Small-scale vector preparations were made in 6-well plates by cotransfection of HEK293 cells with plasmids carrying the vector genome, AAV packaging functions, and adenovirus helper genes as previously described (Vandenberghe et al., 2009). Transfected cultures were maintained for 24 hr at 37°C in Dulbecco's modified Eagle's medium (DMEM) supplemented with 10% fetal bovine serum (FBS), after which the medium was replaced with DMEM without serum or with 10% FBS, and incubation was continued. Two days later, transfected cultures were harvested by scraping the cells into the medium. Cells were collected by centrifuging the suspension at 1000 × g for 5 min. The supernatant (“medium” fraction) was transferred to a separate tube for assay. For some experiments in which a wash fraction was collected, the cell pellet was gently resuspended with 500 μl of phosphate-buffered saline (PBS), and then precipitated by centrifugation at 1000× g for 5 min. The PBS supernatant (“wash” fraction) was transferred to a new tube for assay. The cell pellet was resuspended with 500 μl of RSBI (50 mM Tris-HCl [pH 8], 200 mM NaCl, 2 mM MgCl2) as the “lysate” fraction. Medium, wash, and lysate fractions were subjected to three freeze–thaw cycles (dry ice, 37°C), and then digested with 40 units of Benzonase (EMD Chemicals, Gibbstown, NJ) at 37°C for 30 min before genome titration.

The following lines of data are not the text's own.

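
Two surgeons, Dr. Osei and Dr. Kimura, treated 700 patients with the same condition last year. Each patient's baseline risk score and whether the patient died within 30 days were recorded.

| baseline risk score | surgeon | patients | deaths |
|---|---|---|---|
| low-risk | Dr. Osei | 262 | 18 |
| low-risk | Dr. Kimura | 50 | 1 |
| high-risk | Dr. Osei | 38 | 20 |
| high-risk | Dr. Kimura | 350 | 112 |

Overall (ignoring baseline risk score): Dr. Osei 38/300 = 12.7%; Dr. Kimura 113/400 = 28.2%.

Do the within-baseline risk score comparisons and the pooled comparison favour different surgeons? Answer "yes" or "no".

yes

Within each baseline risk score level (low-risk 6.9% vs 2.0%; high-risk 52.6% vs 32.0%), Dr. Kimura has the lower rate every time. Pooled: 12.7% vs 28.2% — Dr. Osei has the lower rate overall. The two comparisons disagree.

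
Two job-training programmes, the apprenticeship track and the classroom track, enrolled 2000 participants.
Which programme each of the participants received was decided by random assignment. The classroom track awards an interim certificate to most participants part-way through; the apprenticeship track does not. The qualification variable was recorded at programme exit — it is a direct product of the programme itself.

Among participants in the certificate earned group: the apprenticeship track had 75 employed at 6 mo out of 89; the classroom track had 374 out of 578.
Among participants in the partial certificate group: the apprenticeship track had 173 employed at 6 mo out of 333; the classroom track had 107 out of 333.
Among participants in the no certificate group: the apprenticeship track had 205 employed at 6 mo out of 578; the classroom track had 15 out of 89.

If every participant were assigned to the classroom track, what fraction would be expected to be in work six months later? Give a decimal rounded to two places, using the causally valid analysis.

Within every qualification attained during the programme level the apprenticeship track has the higher rate, yet pooled the classroom track does — Simpson's reversal.
Qualification attained during the programme is recorded after the programme and is itself shifted by it — it sits on the causal path from programme to outcome. Conditioning on a mediator would strip out part of the effect we want; the pooled comparison gives the total causal effect.
So P(outcome | do(the classroom track)) is just the pooled rate for the classroom track: 496/1000 = 0.496.

0.50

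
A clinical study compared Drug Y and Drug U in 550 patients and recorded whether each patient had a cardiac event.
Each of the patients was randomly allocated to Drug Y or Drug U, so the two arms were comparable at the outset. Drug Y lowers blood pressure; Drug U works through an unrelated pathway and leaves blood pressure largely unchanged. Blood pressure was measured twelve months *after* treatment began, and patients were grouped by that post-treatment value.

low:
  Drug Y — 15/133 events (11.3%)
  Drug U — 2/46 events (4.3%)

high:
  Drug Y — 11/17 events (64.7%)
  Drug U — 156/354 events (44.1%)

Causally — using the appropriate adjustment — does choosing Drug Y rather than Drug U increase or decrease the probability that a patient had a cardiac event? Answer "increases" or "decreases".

decreases

The blood pressure-specific comparison favours Drug U throughout, but the pooled figures favour Drug Y. The question is whether to condition on blood pressure.
Because the drug influences blood pressure, blood pressure is a post-treatment mediator, not a confounder. Stratifying on it would bias the estimate; the causal effect is the crude pooled difference.
Pooled: Drug Y 17.3% vs Drug U 39.5%; Drug Y is lower overall.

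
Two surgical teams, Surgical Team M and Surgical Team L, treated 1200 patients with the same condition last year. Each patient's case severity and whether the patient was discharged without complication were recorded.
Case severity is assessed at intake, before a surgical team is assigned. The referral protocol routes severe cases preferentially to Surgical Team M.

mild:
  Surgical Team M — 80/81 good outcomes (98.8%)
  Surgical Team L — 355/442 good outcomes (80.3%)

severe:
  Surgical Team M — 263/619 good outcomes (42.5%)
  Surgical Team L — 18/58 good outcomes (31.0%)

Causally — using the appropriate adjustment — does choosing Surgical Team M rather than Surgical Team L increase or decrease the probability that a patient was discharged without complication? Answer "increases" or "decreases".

increases

Within every case severity level Surgical Team M has the higher rate, yet pooled Surgical Team L does — Simpson's reversal.
The imbalance in case severity arose from how patients were allocated, not from anything the surgical team did; and case severity independently affects the outcome. The pooled gap is confounded — condition on case severity.
Within each level — mild: 98.8% vs 80.3%; severe: 42.5% vs 31.0% — Surgical Team M is higher every time.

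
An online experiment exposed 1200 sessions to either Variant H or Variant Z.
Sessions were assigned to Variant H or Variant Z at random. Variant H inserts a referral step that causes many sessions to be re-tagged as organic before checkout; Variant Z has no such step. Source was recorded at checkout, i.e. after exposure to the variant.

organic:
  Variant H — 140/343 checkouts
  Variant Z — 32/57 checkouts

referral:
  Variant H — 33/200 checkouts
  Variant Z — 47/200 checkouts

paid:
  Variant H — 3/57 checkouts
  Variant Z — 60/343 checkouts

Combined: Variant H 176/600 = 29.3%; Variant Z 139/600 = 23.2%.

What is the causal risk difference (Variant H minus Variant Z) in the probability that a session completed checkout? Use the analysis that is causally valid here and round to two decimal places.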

For large-scale preparations, cell lysates were prepared from forty 15-cm plates 72 hr after transfection, of which the final 48 hr was in DMEM in the absence of serum. After three freeze–thaw cycles (–80°C, 37°C), particles were purified from lysates by two rounds of cesium chloride centrifugation. Gradient fractions containing pure vector were concentrated and desalted, using Amicon Ultra-15 centrifugal filtration devices (Millipore, Bedford, MA). Glycerol was added to the concentrate to a final concentration of 5% (v/v), and the preparations were aliquotted and stored at –80°C. Culture medium from the same forty 15-cm plates (800 ml) 72 hr posttransfection were pooled and clarified through a 0.5-μm (pore size) Mini Profile II depth filter (Pall, Port Washington, NY). The clarified pool was concentrated to 20 ml by tangential flow filtration (TFF), using an LV Centramate system with two 0.2-cm2 100-kDa molecular weight cutoff Omega ultrafiltration membranes (Pall), maintaining a transmembrane pressure of 25 psi, according to the manufacturer's recommended procedures. The concentrate was subjected directly to two rounds of cesium chloride gradient centrifugation and fractions containing pure vector were processed as described previously. TFF filters were cleaned and sanitized with 0.2 N NaOH between runs, and then rinsed copiously with water such that the normalized water recovery (NWP) was greater than 80%. All vector preparations were evaluated by sodium dodecyl sulfate–polyacrylamide gel electrophoresis (SDS–PAGE) for purity. The purity of preparations used in studies were 70% or higher as determined by band intensity on the SDS–polyacrylamide gel.

Vectors

For in vitro studies, vector DNA encoding the firefly luciferase gene driven by the cytomegalovirus (CMV) early promoter was packaged in various serotypes. Infectivity assays and in vivo studies were performed with a bicistronic construct expressing human α1-antitrypsin (AAT) and green fluorescent protein (GFP) separated by a T2A self-cleaving site from a CMV-enhanced chicken β-actin promoter and intron. In the immunization studies, vectors encoded a shortened version of HIV-1 gag as described previously (J. Lin et al., 2007).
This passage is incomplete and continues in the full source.